3. The discovery of Herculaneum is thus explained. At an inconsiderable distance from the Royal Palace of Portici, and close to the sea-side, a certain prince inhabited an elegant villa. To obtain a supply of water, a well was dug, in the year 1730, through the crust of lava, on which the mansion itself had been reared. The labourers,

after having completely pierced through the lava, which was of considerable depth, came to a stratum of dry mud.

4. This event precisely agrees with the traditions relative to Herculaneum, that it was in the first instance overwhelmed with hot mud, which was immediately followed by a wide stream of lava. Whether this mud was thrown up from Vesuvius, or formed by torrents of rain, does not appear to have been decided. Within the stratum the workmen found three female statues, which were sent to Vienna.

5. It was not until some years after, that the researches of Herculaneum were seriously and systematically pursued.
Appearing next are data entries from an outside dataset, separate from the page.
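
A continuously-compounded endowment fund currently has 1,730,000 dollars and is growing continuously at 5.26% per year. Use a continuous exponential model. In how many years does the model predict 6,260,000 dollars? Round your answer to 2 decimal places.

6260000 = 1730000 · e^(0.0526·t)
t = ln(6260000/1730000) / 0.0526 = ln(3.6185) / 0.0526 = 1.28606 / 0.0526

t ≈ 24.45 years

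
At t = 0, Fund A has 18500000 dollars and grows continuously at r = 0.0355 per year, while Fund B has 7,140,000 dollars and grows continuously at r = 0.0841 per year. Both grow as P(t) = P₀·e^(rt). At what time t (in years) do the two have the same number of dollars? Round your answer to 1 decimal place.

18500000·e^(0.0355t) = 7140000·e^(0.0841t)
18500000/7140000 = e^((0.0841 − 0.0355)t) → ln(2.59104) = 0.0486·t
t = 0.95206 / 0.0486

t ≈ 19.6 years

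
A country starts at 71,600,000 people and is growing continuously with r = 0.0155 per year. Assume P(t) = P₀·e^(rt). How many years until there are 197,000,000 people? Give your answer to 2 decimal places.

t ≈ 65.30 years

197000000 = 71600000 · e^(0.0155·t)
t = ln(197000000/71600000) / 0.0155 = ln(2.7514) / 0.0155 = 1.01211 / 0.0155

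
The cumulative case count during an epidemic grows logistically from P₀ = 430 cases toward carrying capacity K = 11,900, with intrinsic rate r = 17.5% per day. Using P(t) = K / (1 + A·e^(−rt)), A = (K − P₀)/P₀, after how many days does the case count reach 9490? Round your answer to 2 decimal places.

A = (11900 − 430)/430 = 26.67442
9490 = 11900/(1 + 26.67442·e^(−0.175t)) → 1 + 26.67442·e^(−0.175t) = 1.25395
e^(−0.175t) = 0.00952 → t = ln(105.03744)/0.175 = 4.65432/0.175

t ≈ 26.60 days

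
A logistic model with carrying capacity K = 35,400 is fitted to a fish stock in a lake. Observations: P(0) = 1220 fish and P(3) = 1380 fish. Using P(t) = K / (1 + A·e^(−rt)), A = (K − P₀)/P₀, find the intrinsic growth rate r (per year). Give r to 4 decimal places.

A = (35400 − 1220)/1220 = 28.01639
1380 = 35400/(1 + 28.01639·e^(−r·3)) → e^(−3r) = (25.65217 − 1)/28.01639 = 0.87992
r = −ln(0.87992)/3 = 0.12792/3

r ≈ 0.0426 per year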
By continuing the Prince's well, the excavators at once came to the theatre, and from that spot carried on their further subterraneous investigation. The condition of Herculaneum was at that time much more interesting, and more worthy the notice of the traveller, than it is at present.

6. The object of its excavation having unfortunately been confined to the discovery of statues, paintings, and other curiosities, and not carried on with a view to open the city, and thus to ascertain the features of its buildings and streets, most of the latter were again filled up with rubbish as soon as they were divested of every thing moveable.

7. The marble was even torn from the walls of the temples. Herculaneum may therefore be said to have been overwhelmed a second time by its modern discoverers: and the appearance it previously presented, can now be only ascertained from the accounts of those who saw it in a more perfect state. Agreeably to those, it must at that time have afforded a most interesting spectacle.

8. The theatre was one of the most perfect specimens of ancient architecture. It had from the floor upwards, eighteen rows of seats, and above these, three other rows, which, being covered with a portico, seem to have been intended for the female part of the audience, to screen them from the rays of the sun. It was capable of containing between three and four thousand persons.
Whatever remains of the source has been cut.